In the context of Apache Spark, worker nodes and executors are not the same; they are different components of a Spark cluster.
- Worker Nodes:
- Worker nodes are also known as slave nodes in a Spark cluster.
- These nodes are responsible for running the tasks assigned by the Spark driver program.
- Worker nodes manage the resources (CPU, memory, etc.) and execute the tasks on behalf of the driver.
- They can be part of a cluster managed by a cluster manager such as Apache Mesos, Hadoop YARN, or Spark’s built-in standalone cluster manager.
- Executors:
- Executors are a specific component of a worker node. Each worker node can have multiple executors.
- Executors are responsible for executing the tasks within a Spark application. They run in separate JVMs.
- Executors are created and managed by the Spark cluster manager (e.g., YARN, Mesos, or Spark’s standalone cluster manager) and are allocated resources from the worker nodes.

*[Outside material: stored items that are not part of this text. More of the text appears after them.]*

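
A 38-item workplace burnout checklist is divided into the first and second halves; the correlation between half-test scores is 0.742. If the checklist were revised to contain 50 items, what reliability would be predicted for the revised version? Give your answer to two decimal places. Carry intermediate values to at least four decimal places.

0.88

First correct the split-half correlation to full-test reliability: r_full = 2 × 0.742 / (1 + 0.742) ≈ 0.8519
Length factor from 38 to 50 items: n = 50/38 = 1.3158
r_new = n·r_full / (1 + (n − 1)·r_full) = 1.1209 / 1.2690 ≈ 0.8833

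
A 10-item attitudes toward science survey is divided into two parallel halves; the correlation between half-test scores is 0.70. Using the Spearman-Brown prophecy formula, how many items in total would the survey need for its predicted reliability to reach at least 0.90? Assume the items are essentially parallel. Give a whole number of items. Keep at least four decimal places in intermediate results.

r_full = 2(0.70)/(1 + 0.70) = 0.8235
Solve Spearman-Brown for n: n = 0.90(1 − 0.8235) / [0.8235(1 − 0.90)] = 1.9290
Required items = 1.9290 × 10 = 19.29, so 20 items.

20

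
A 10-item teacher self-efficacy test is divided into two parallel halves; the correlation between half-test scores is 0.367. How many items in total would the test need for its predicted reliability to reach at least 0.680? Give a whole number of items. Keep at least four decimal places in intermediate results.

19

r_full = 2(0.367)/(1 + 0.367) = 0.5369
Solve Spearman-Brown for n: n = 0.680(1 − 0.5369) / [0.5369(1 − 0.680)] = 1.8329
Required items = 1.8329 × 10 = 18.33, so 19 items.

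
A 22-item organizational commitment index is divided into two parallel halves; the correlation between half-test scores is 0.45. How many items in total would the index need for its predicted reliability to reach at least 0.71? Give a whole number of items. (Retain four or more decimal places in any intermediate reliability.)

33

r_full = 2(0.45)/(1 + 0.45) = 0.6207
Solve Spearman-Brown for n: n = 0.71(1 − 0.6207) / [0.6207(1 − 0.71)] = 1.4961
Required items = 1.4961 × 22 = 32.91, so 33 items.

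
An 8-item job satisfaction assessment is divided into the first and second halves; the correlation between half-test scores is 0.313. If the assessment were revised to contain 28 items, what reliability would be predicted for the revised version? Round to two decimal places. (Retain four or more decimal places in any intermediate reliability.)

Full-test reliability from the split-half r: r_full = 2(0.313)/(1 + 0.313) = 0.4768
Then adjust to 28 items: n = 28/8 = 3.5000
r_new = n·r_full / (1 + (n − 1)·r_full) = 1.6688 / 2.1920 ≈ 0.7613

0.76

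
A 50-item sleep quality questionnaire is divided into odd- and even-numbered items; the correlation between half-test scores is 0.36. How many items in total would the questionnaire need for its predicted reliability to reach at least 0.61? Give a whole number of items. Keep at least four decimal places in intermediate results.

r_full = 2(0.36)/(1 + 0.36) = 0.5294
Solve Spearman-Brown for n: n = 0.61(1 − 0.5294) / [0.5294(1 − 0.61)] = 1.3904
Required items = 1.3904 × 50 = 69.52, so 70 items.

70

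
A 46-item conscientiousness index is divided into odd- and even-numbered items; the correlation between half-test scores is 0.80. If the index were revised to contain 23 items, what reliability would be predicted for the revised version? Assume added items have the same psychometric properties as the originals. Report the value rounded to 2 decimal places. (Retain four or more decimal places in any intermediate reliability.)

0.80

Full-test reliability from the split-half r: r_full = 2(0.80)/(1 + 0.80) = 0.8889
Length factor from 46 to 23 items: n = 23/46 = 0.5000
r_new = n·r_full / (1 + (n − 1)·r_full) = 0.4445 / 0.5555 ≈ 0.8002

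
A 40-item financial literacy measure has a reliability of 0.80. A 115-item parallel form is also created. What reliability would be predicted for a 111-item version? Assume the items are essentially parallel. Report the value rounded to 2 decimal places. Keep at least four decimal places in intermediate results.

The 115-item form is not needed; work directly from the 40-item form with n = 111/40 = 2.7750.
r_{111} = n·r / (1 + (n − 1)·r) = 2.2200 / 2.4200 ≈ 0.9174

0.92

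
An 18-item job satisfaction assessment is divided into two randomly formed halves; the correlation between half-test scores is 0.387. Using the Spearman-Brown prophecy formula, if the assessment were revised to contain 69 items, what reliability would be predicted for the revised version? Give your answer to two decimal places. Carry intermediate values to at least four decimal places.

First correct the split-half correlation to full-test reliability: r_full = 2 × 0.387 / (1 + 0.387) ≈ 0.5580
Length factor from 18 to 69 items: n = 69/18 = 3.8333
r_new = n·r_full / (1 + (n − 1)·r_full) = 2.1390 / 2.5810 ≈ 0.8287

0.83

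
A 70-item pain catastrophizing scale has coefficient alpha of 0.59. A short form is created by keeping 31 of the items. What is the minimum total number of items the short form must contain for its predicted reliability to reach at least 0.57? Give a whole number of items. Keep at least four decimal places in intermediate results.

65

Short-form reliability: n = 31/70 = 0.4429; r_31 = n·r/(1+(n−1)r) ≈ 0.3893
Length factor from the short form to reach 0.57: n' = 0.57(1 − 0.3893) / [0.3893(1 − 0.57)] ≈ 2.0795
Items = 2.0795 × 31 ≈ 64.46 → 65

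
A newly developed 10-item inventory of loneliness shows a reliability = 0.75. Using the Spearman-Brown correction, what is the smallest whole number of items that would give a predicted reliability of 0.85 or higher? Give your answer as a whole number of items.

n = 0.85 × (1 − 0.75) / [ 0.75 × (1 − 0.85) ]
  = 0.2125 / 0.1125 = 1.8889
Items needed = n × 10 = 1.8889 × 10 ≈ 18.89 → round up to 19

19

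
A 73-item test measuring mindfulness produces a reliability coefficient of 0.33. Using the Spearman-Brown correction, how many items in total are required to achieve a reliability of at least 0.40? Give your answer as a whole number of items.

99

Spearman-Brown solved for the length factor n:
n = r_target (1 − r_old) / [ r_old (1 − r_target) ]
n = 0.40(1 − 0.33) / [0.33(1 − 0.40)]
n = 0.2680 / 0.1980 ≈ 1.3535
Items needed = n × 73 = 1.3535 × 73 ≈ 98.81 → round up to 99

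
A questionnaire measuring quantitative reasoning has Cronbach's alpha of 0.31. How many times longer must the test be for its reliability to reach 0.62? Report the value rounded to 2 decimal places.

3.63

Invert Spearman-Brown to solve for n:
n = r_target (1 − r_old) / [ r_old (1 − r_target) ]
n = 0.62 × (1 − 0.31) / [ 0.31 × (1 − 0.62) ]
n = 0.4278 / 0.1178 ≈ 3.6316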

- Multiple executors can run on a single worker node, and they are used to parallelize the processing of tasks within a Spark application.
Working Process :
- Let’s say a user submits a job using “spark-submit”.
- “spark-submit” will in-turn launch the Driver which will execute the main() method of our code.

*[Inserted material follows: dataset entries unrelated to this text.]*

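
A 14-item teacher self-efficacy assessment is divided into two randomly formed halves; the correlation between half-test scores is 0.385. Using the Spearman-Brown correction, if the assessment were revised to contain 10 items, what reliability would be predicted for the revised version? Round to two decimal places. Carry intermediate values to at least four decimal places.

0.47

Full-test reliability from the split-half r: r_full = 2(0.385)/(1 + 0.385) = 0.5560
Length factor from 14 to 10 items: n = 10/14 = 0.7143
r_new = n·r_full / (1 + (n − 1)·r_full) = 0.3972 / 0.8412 ≈ 0.4722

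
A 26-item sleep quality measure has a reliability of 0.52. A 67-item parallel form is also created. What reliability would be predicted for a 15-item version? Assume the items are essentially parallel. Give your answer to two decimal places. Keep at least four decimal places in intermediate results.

0.38

The 67-item form is not needed; work directly from the 26-item form with n = 15/26 = 0.5769.
r_{15} = n·r / (1 + (n − 1)·r) = 0.3000 / 0.7800 ≈ 0.3846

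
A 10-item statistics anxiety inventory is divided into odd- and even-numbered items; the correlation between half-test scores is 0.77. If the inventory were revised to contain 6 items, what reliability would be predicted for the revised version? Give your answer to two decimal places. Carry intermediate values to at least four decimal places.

Full-test reliability from the split-half r: r_full = 2(0.77)/(1 + 0.77) = 0.8701
Length factor from 10 to 6 items: n = 6/10 = 0.6000
r_new = n·r_full / (1 + (n − 1)·r_full) = 0.5221 / 0.6520 ≈ 0.8008

0.80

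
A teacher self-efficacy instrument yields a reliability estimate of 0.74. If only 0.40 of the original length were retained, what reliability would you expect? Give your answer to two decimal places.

r_new = (0.4 × 0.74) / (1 + (0.4 − 1) × 0.74)
r_new = 0.2960 / 0.5560 ≈ 0.5324

0.53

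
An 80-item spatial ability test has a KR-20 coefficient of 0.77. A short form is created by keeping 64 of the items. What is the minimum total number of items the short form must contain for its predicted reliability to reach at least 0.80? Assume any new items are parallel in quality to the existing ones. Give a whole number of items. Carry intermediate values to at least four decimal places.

96

Short-form reliability: n = 64/80 = 0.8000; r_64 = n·r/(1+(n−1)r) ≈ 0.7281
Then solve for n' with r_old = 0.7281, r_target = 0.80: n' = 0.80(1 − 0.7281)/[0.7281(1 − 0.80)] = 1.4938
Total items = 1.4938 × 64 = 95.60, rounded up to 96.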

- Driver contacts the cluster manager and requests for resources to launch the Executors.
- The cluster manager launches the Executors on behalf of the Driver.
- Once the Executors are launched, they establish a direct connection with the Driver.
- The driver determines the total number of Tasks by checking the Lineage.
- The driver creates the Logical and Physical Plan.
- Once the Physical Plan is generated, Spark allocates the Tasks to the Executors.
- Task runs on Executor and each Task upon completion returns the result to the Driver.
- Finally, when all Task is completed, the main() method running in the Driver exits, i.e. main() method invokes sparkContext.stop().
- Finally, Spark releases all the resources from the Cluster Manager.